Once we have our semantic and image search configuration to our liking, we can add lexical search configuration. This enables hybrid search:

Example config

version: v2
name: hybrid_search_engine
data:
item_table:
name: movielens_items
type: table
index:
embeddings:
- name: content_embedding
encoder:
type: hugging_face
model_name: sentence-transformers/all-MiniLM-L6-v2
item_fields:
- movie_title
- description
lexical_search: # enables BM25 lexical search on item fields
item_fields:
- movie_title
- description
- cast
- genres
- writers
- directors
- interests

Stage 4: Add collaborative filtering model

We can further improve our hybrid search model by training an embedding on user interactions. This will produce user-item vectors that we can use to search for similar items based on user history rather than item content.

This model trains an ALS model and references it in the embedding config.

Example config

version: v2
name: collaborative_filtering_engine
data:
item_table:
name: movielens_items
type: table
interaction_table:
name: movielens_ratings
type: table
index:
embeddings:
- name: content_embedding
encoder:
type: hugging_face
model_name: Alibaba-NLP/gte-modernbert-base
item_fields:
- movie_title
- description
- name: poster_embedding
encoder:
type: hugging_face
model_name: openai/clip-vit-base-patch32
item_fields:
- poster_url
- name: people_also_liked
encoder:
model_ref: als # refer to a model in the training block
type: trained_model
training:
models:
- policy_type: als # configuration for the ALS embedding model
name: als

Stage 5: Add ranking

Finally, we can train a scoring model using LightGBM to rank items by their popularity.
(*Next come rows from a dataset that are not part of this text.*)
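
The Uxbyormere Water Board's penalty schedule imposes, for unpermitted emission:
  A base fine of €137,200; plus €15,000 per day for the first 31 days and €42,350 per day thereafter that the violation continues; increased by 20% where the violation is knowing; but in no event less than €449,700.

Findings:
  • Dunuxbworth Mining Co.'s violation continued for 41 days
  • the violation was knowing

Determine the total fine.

First 31 days: 31 × €15,000 = €465,000
Remaining days: (41 − 31) × €42,350 = €423,500
Per-day component: €465,000 + €423,500 = €888,500
Base plus per-day: €137,200 + €888,500 = €1,025,700
Enhancement: 20% of €1,025,700 = €205,140
Enhanced fine: €1,025,700 + €205,140 = €1,230,840
Minimum €449,700: €1,230,840 meets the minimum, no increase.

Civil penalty: €1,230,840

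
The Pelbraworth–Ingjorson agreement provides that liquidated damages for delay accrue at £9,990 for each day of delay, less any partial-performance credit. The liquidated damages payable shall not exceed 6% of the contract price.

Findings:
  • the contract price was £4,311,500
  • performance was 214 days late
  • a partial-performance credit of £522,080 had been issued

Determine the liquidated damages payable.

£258,690

Per-day damages: 214 × £9,990 = £2,137,860
Less partial-performance credit: £2,137,860 − £522,080 = £1,615,780
Cap: 6% of £4,311,500 = £258,690
Cap at £258,690: £1,615,780 exceeds the cap → £258,690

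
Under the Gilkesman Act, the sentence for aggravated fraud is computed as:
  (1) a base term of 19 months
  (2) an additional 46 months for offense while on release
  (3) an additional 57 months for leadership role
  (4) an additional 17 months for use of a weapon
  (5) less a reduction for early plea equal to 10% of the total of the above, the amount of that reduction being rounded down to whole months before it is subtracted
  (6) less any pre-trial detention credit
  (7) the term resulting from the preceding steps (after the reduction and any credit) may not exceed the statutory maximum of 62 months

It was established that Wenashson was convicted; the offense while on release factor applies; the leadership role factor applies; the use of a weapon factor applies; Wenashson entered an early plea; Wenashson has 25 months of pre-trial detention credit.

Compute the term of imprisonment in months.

Offense while on release enhancement: +46 months
Leadership role enhancement: +57 months
Use of a weapon enhancement: +17 months
Adjusted term: 19 months + 46 months + 57 months + 17 months = 139 months
Early plea reduction: 10% of 139 months = 13 months (rounded down)
After reduction: 139 − 13 = 126 months
Less pre-trial detention credit: 126 months − 25 months = 101 months
Cap at 62 months: 101 months exceeds the cap → 62 months

62 months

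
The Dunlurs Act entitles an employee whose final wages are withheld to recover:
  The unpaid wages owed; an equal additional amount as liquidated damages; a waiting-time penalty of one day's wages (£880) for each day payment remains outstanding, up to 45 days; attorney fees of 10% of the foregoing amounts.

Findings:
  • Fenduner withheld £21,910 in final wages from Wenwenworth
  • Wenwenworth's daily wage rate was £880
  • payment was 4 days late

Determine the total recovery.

£52,074

Liquidated damages (equal amount): £21,910
Penalty days: min(4, 45) = 4
Waiting-time penalty: 4 × £880 = £3,520
Subtotal: £21,910 + £21,910 + £3,520 = £47,340
Attorney fees: 10% of £47,340 = £4,734
Total award: £47,340 + £4,734 = £52,074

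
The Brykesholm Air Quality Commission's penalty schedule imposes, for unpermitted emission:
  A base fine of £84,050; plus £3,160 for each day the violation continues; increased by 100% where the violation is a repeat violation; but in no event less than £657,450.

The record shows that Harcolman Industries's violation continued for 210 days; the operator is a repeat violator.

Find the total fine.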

LightGBM is often used to predict click-through-rate of items in a catalog.

Example config

version: v2
name: lightgbm_engine
data:
item_table:
name: movielens_items
type: table
interaction_table:
name: movielens_ratings
type: table
index:
embeddings:
- name: content_embedding # vectors for movie description
encoder:
type: hugging_face
model_name: Alibaba-NLP/gte-modernbert-base
item_fields:
- movie_title
- description
- name: poster_embedding # vectors for poster
encoder:
type: hugging_face
model_name: openai/clip-vit-base-patch32
item_fields:
- poster_url
training:
models:
- policy_type: lightgbm
name: predicted_ctr

These six model policies will lay the foundation as you build more complex and performant retrieval systems in Shaped.